Every website should be using web analytics. Knowing what works and doesn’t work is key to any digital marketing campaign. By recording the actions and metrics of website visitors, we can better understand where did they come from and what did they do (or not do). From this data we can determine the reasons behind these actions and make necessary adjustments.
How do customers get to your website? What pages do they view?
Web analytics data offers you deep insight into every aspect of your website. We can view high level data such as number of site visitors, time on site, pageviews, and conversions. From there we can dig deeper to understand how they arrived to the site and what pages on the site they visited.

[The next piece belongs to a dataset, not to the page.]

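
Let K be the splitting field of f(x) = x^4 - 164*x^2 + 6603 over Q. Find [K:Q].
[K:Q] = 4

f factors as (x^2 - 71)(x^2 - 93); the splitting field is K = Q(sqrt(71), sqrt(93)). Since 71, 93, and 6603 are all non-squares in Q, the three subfields Q(sqrt(71)), Q(sqrt(93)), Q(sqrt(6603)) are distinct degree-2 extensions, so [K:Q] = 4 (Klein four Galois group).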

From this data we can determine if there are any patterns in behavior and what may need to be done to change or increase certain behaviors.
Should we need to dig even deeper on an individual user level, we can develop funnels to see how many users followed a particular path and at which point(s) users abandon the funnel. Identifying these abandonments will allow for tweaks to be made to minimize this from happening again. It may turn out that users are missing the key call to action on the page. If this is the case, we can perform heatmap analysis to see where the users are clicking (or not clicking) on a page.
A heatmap analysis will not only show us where clicks are occurring, but we can also see what other areas they are interested (or not interested in). Additionally, we can also perform a scroll map analysis which will help us understand how much of a page the user is viewing. For example, if the user is not completely scrolling to the bottom of a page where a call to action button is, it could make sense to move this action near the top and see if it increases clicks and reduces abandonment.
There really is not much that we cannot track when it comes to your website. The first step is to install the web analytics tracking software so we can start to gather data. Upon gathering the data, we can build up a history of data to compare against the most current data in order to further understand trends.
The quicker you can understand your website visitors, the quicker we can identify areas of improvement and ultimately increase the efficiency of your website.